A primary reason for these surgeries is that preventing the birth of some pets saves the lives of others. The Humane Society of the United States estimates that 6 to 8 million companion animals end up in shelters nationwide. Of that number, 3 to 4 million will be euthanized, simply because they do not have a home. Cats and dogs should not be allowed to breed with little regard for the availability of homes for their litters. Instead, use spaying or neutering your pet as a way to teach your children about responsible pet ownership.

How much does it cost to spay or neuter my pet?

The Humane Society is committed to making pet ownership accessible to all owners. We offer low-cost spay and neuter services – view our pricing here.

Will the spay or neuter surgery be painful for my animal? Will it cause harm to my dog or cat?
During a spay or neuter surgery, dogs and cats are fully anesthetized and feel no pain. Some animals may experience discomfort after the surgery. With pain management medication, they may not experience pain at all. Serious harm resulting from spaying or neutering surgery is extremely rare.

Will the spay or neuter surgery cause my pet to become overweight?

Some dogs and cats see a decrease in their metabolism after their spaying or neutering surgery.
As long as they are fed the appropriate amount of food and exercised sufficiently, spayed or neutered dogs and cats are unlikely to become overweight.

At what age should I spay or neuter my pet?

In general, your male and female pets can safely undergo surgery after 8 weeks of age. However, some veterinarians prefer to wait until your young pet has had all of its vaccines.

At what age is my cat or dog considered too old to be spayed or neutered?

In most cases, spaying and neutering are safe and healthy for pets of all ages. Dogs and cats over 7 years of age are required to have pre-surgical blood work performed to check liver and kidney function before administering anesthesia. This blood work can be done at our clinic for an additional $55.

How long is the recovery time for my pet after getting spayed or neutered?

The recovery time for every pet is different, so your vet will provide more specific information about what it may look like for your pet. In general, pets need constant supervision during the first 12-24 hours and should fully recover in 10-14 days. If after 14 days you notice your pet is still not completely healed, call your veterinarian.

Are spay and neuter services covered by pet insurance?

While coverage varies from plan to plan, pet insurance providers generally do not cover the cost of spaying or neutering.


When should I spay my female pet?

Medical evidence shows that females spayed before their first heat tend to be healthier. Females that are not spayed before their first heat have a much higher risk of mammary cancer and infections of the uterus. Males neutered early in life have a lower risk of prostate infections. Dogs and cats as young as eight weeks of age can be safely sterilized.

Can I spay my female dog or cat in heat?

Yes, your female cat can undergo surgery even while in heat, but the surgery might require an extra 15-30 minutes.

Can I spay my pet while pregnant?

Many dogs and cats are spayed while pregnant to prevent the birth of puppies or kittens. A veterinarian will examine the pregnant dog or cat and the stage of pregnancy, before deciding whether she can be safely spayed.

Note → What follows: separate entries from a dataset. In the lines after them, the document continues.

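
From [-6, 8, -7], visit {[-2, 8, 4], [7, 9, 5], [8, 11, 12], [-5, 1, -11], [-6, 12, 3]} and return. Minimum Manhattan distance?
96
(one optimal route: (-6, 8, -7) → (-5, 1, -11) → (-2, 8, 4) → (7, 9, 5) → (8, 11, 12) → (-6, 12, 3) → (-6, 8, -7))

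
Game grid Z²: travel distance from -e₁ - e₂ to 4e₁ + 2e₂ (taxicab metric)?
8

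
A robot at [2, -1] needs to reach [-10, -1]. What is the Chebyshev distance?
12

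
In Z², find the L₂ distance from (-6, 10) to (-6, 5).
5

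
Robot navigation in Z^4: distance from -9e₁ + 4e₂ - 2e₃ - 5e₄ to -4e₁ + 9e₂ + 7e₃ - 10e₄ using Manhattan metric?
24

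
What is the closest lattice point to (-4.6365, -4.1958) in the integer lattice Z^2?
(-5, -4)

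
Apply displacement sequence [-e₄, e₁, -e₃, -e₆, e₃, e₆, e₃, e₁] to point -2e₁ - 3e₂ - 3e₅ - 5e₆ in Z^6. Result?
(0, -3, 1, -1, -3, -5)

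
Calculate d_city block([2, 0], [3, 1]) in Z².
2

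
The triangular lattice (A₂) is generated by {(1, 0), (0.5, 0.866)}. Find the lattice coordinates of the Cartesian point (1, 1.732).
2b₂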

Will neutering my male dog or cat will make him feel less like a male?

Neutering will not change a pet’s basic personality or prompt any kind of emotional reaction or identity crisis.

Will spaying or neutering make dogs and cats less affectionate?

Freed from the urge to mate, dogs and cats tend to be calmer and more content after spaying or neutering. Spayed or neutered dogs and cats are more, not less, likely to show affection toward their human companions.

Does neutering my male pet make them less aggressive?

There is little evidence that indicates a dog’s behavior will become less aggressive after neutering surgery.

Will my dog become less protective after neuter surgery?

Spaying or neutering doesn’t affect a dog’s natural instinct to protect its home and family. A dog’s personality is formed more by genetics and environment than by hormones.